The Archive as Classroom is bold, resistant, and generative in its commitment to blurring boundaries within course designs. Embedded within each essay, contributors imply future directions for curriculum revision in general and adoption of archival research methods specifically. I applaud the editors first for fostering the impressive and sustainable archive housed in the DALN and now for compiling a rich collection of pedagogical advice and materials for navigating it. Oral histories are necessary to understanding a particular cultural moment and local communities, to preserving the past and ensuring that the present endures, to capturing voices across race, culture, gender, and socioeconomic demographics. The DALN addresses this need in its commitment to literacy, and the contributors to The Archive as Classroom map ways first to encourage students to recognize the value of oral histories (research subjects speaking in their own voices) and then to train students to both access and do this research. How might other researchers take up this call? What other oral history projects might The Archive as Classroom model suggest for gathering diverse primary materials and providing pedagogical guides for teaching ways to research and write about community artifacts? And how can we sustain digitally archived collections or oral history projects in a time of rapid technological change and decreased funding for humanities projects? The editors and contributors to this volume provide inspiration, heuristics, and a model to help us address these questions. When viewed together, the organic nature of the DALN along with this scholarly volume make clear that archives are not static receptacles of known information, but rather spaces for democratic archival collection and meaning making.

References

Gaillet, L. L. (2012). Performing archival research methodologies. College Composition and Communication, 64(1), p. 35-58.

Gaillet, L. L. & Eble, M. (2016). Primary research: People, places, and spaces. New York: Routledge.

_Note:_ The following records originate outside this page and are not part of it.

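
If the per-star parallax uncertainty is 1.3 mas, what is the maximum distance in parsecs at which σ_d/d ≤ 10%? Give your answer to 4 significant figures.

σ_d/d = σ_p/p, so the condition is σ_p/p ≤ 0.10, i.e. p ≥ σ_p/0.10.
p_min = 1.3/0.10 = 13 mas = 0.013 arcsec.
d_max = 1/p_min = 1/0.013 = 76.923 pc.

76.92 pc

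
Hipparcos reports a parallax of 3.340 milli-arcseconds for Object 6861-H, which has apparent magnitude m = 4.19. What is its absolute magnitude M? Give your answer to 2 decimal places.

d = 1/p = 1/0.003340″ = 299.4 pc.
m − M = 5 log₁₀(299.4) − 5 = 12.3813 − 5 = 7.3813.
M = m − (m − M) = 4.19 − 7.3813 = -3.19.

M = -3.19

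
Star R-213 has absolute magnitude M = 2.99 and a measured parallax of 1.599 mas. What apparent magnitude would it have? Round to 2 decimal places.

d = 1/p = 1/0.001599″ = 625.39 pc.
m − M = 5 log₁₀ d − 5 = 5 log₁₀(625.39) − 5 = 13.9808 − 5 = 8.9808.
m = M + (m − M) = 2.99 + 8.9808 = 11.97.

m = 11.97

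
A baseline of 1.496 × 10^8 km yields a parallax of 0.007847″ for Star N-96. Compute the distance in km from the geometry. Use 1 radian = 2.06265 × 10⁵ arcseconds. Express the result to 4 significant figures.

3.932 × 10^15 km

θ = 0.007847″ = 0.007847/206265 = 3.8043 × 10^-8 rad.
d = B/θ = (1.496 × 10^8) / (3.8043 × 10^-8) = 3.9324 × 10^15 km.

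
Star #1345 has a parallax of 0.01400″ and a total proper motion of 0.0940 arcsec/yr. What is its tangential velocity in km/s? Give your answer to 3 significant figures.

31.8 km/s

d = 1/p = 1/0.01400″ = 71.429 pc.
v_t = 4.74 × μ × d = 4.74 × 0.0940 × 71.429 = 31.826 km/s.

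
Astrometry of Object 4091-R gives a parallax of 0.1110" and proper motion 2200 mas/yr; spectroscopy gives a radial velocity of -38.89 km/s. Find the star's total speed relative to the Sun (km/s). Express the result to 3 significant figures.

102 km/s

d = 1/p = 1/0.1110″ = 9.009 pc.
μ = 2200 mas/yr = 2.200 ″/yr.
v_t = 4.740 μ d = 4.740 × 2.200 × 9.009 = 93.946 km/s.
v = √(v_r² + v_t²) = √((-38.89)² + 93.946²) = √10338.3 = 101.68 km/s.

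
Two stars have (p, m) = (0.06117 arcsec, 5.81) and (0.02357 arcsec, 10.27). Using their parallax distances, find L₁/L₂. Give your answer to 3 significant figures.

L₁/L₂ = 9.03

d₁ = 1/p₁ = 1/0.06117″ = 16.348 pc; d₂ = 1/p₂ = 1/0.02357″ = 42.427 pc.
M₁ = m₁ − 5 log₁₀ d₁ + 5 = 5.81 − 6.0673 + 5 = 4.7427.
M₂ = 10.27 − 8.1382 + 5 = 7.1318.
L₁/L₂ = 10^(0.4(M₂ − M₁)) = 10^(0.4 × 2.3891) = 10^0.95564 = 9.029.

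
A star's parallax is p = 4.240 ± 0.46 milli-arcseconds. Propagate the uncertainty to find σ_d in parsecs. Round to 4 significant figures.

d = 1/p, so σ_d = σ_p / p².
σ_d = 0.000460 / (0.004240)² = 0.000460 / 0.000017978 = 25.587 pc.

25.59 pc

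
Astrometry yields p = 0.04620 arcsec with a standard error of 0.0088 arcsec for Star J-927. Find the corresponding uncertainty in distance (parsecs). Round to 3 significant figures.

d = 1/p, so σ_d = σ_p / p².
σ_d = 0.00880 / (0.04620)² = 0.00880 / 0.0021344 = 4.1229 pc.

4.12 pc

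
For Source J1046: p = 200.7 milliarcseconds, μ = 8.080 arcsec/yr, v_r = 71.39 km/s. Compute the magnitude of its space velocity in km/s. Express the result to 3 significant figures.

d = 1/p = 1/0.2007″ = 4.9826 pc.
v_t = 4.740 μ d = 4.740 × 8.080 × 4.9826 = 190.83 km/s.
v = √(v_r² + v_t²) = √(71.39² + 190.83²) = √41512.6 = 203.75 km/s.

204 km/s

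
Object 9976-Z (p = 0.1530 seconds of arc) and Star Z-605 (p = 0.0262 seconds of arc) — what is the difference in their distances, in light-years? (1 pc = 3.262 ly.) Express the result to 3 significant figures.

d_A = 1/0.1530″ = 6.5359 pc; d_B = 1/0.02620″ = 38.168 pc.
|d_B − d_A| = |38.168 − 6.5359| = 31.632 pc = 31.632 × 3.262 ly = 103.18 ly.

103 ly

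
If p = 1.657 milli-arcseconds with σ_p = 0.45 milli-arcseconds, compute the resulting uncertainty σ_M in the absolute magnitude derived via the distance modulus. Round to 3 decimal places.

M = m − 5 log₁₀ d + 5 = m + 5 log₁₀ p + 5, so ∂M/∂p = 5/(p ln 10).
σ_M = (5/ln 10) · (σ_p/p) = 2.1715 × 0.45/1.657 = 2.1715 × 0.27158 = 0.58974.

σ_M = 0.590 mag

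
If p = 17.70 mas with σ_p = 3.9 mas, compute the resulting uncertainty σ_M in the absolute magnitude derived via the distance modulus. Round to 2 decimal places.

σ_M = 0.48 mag

M = m − 5 log₁₀ d + 5 = m + 5 log₁₀ p + 5, so ∂M/∂p = 5/(p ln 10).
σ_M = (5/ln 10) · (σ_p/p) = 2.1715 × 3.9/17.70 = 2.1715 × 0.22034 = 0.47847.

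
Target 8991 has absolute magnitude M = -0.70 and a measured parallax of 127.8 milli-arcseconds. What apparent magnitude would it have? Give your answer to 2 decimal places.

d = 1/p = 1/0.1278″ = 7.8247 pc.
m − M = 5 log₁₀ d − 5 = 5 log₁₀(7.8247) − 5 = 4.4673 − 5 = -0.5327.
m = M + (m − M) = -0.70 + (-0.5327) = -1.23.

m = -1.23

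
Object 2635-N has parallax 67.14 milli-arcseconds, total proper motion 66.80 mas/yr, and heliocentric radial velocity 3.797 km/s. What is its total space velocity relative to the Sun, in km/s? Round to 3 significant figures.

6.05 km/s

d = 1/p = 1/0.06714″ = 14.894 pc.
μ = 66.80 mas/yr = 0.06680 ″/yr.
v_t = 4.740 μ d = 4.740 × 0.06680 × 14.894 = 4.7159 km/s.
v = √(v_r² + v_t²) = √(3.797² + 4.7159²) = √36.6569 = 6.0545 km/s.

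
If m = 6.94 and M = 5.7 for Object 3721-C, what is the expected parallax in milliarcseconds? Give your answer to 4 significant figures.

m − M = 6.94 − 5.7 = 1.24.
d = 10^((m−M)/5 + 1) = 10^1.248 = 17.701 pc.
p = 1/d = 1/17.701 = 0.056494 arcsec = 56.494 mas.

56.49 mas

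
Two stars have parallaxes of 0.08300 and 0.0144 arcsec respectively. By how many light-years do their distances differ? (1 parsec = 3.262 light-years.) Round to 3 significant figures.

d_A = 1/0.08300″ = 12.048 pc; d_B = 1/0.01440″ = 69.444 pc.
|d_B − d_A| = |69.444 − 12.048| = 57.396 pc = 57.396 × 3.262 ly = 187.23 ly.

187 ly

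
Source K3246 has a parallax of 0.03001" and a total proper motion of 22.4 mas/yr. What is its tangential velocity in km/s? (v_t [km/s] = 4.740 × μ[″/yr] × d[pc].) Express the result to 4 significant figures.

3.538 km/s

d = 1/p = 1/0.03001″ = 33.322 pc.
μ = 22.4 mas/yr = 0.0224 ″/yr.
v_t = 4.74 × μ × d = 4.74 × 0.0224 × 33.322 = 3.538 km/s.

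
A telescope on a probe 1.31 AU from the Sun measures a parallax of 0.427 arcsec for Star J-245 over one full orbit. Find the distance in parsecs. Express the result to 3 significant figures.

3.07 pc

With baseline B (in AU) and parallax p (in arcsec), d = B/p parsecs.
d = 1.31 / 0.427 = 3.0679 pc.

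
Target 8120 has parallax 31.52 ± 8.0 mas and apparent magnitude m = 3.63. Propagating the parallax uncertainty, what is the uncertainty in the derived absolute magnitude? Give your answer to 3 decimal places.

σ_M = 0.551 mag

M = m − 5 log₁₀ d + 5 = m + 5 log₁₀ p + 5, so ∂M/∂p = 5/(p ln 10).
σ_M = (5/ln 10) · (σ_p/p) = 2.1715 × 8.0/31.52 = 2.1715 × 0.25381 = 0.55115.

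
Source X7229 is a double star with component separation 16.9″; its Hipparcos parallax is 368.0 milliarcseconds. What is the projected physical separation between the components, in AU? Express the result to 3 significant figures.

d = 1/p = 1/0.3680″ = 2.7174 pc.
At distance d (pc), an angle of θ arcsec spans θ·d AU: s = 16.9 × 2.7174 = 45.924 AU.

45.9 AU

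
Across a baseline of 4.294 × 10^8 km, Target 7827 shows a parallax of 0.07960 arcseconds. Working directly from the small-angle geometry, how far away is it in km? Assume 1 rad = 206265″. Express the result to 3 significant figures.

θ = 0.07960″ = 0.07960/206265 = 3.8591 × 10^-7 rad.
d = B/θ = (4.294 × 10^8) / (3.8591 × 10^-7) = 1.1127 × 10^15 km.

1.11 × 10^15 km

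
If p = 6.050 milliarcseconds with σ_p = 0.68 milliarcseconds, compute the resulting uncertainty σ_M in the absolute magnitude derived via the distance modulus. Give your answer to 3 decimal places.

M = m − 5 log₁₀ d + 5 = m + 5 log₁₀ p + 5, so ∂M/∂p = 5/(p ln 10).
σ_M = (5/ln 10) · (σ_p/p) = 2.1715 × 0.68/6.050 = 2.1715 × 0.1124 = 0.24408.

σ_M = 0.244 mag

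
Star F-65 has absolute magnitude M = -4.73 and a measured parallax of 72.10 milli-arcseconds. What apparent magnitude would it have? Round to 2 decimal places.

d = 1/p = 1/0.07210″ = 13.87 pc.
m − M = 5 log₁₀ d − 5 = 5 log₁₀(13.87) − 5 = 5.7104 − 5 = 0.7104.
m = M + (m − M) = -4.73 + 0.7104 = -4.02.

m = -4.02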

Johnson, N. (2010). Autobiography of an archivist. In A. Ramsey, W.B. Sharer, B. L’Eplattenier, & L. Mastrangelo (Eds.), Working in the archives: Practical research methods for rhetoric and composition (pp. 290-300). Carbondale, IL: Southern Illinois Univerity Press.

Myers, N. (2008). Textual mentors: Twenty-five years with The Writing Teacher’s Sourcebook.In Eble, M.F. & Gaillet, L.L. (Eds.), Stories of mentoring: Theory and praxis, (pp. 229-234). West Lafayette, IN: Parlor Press.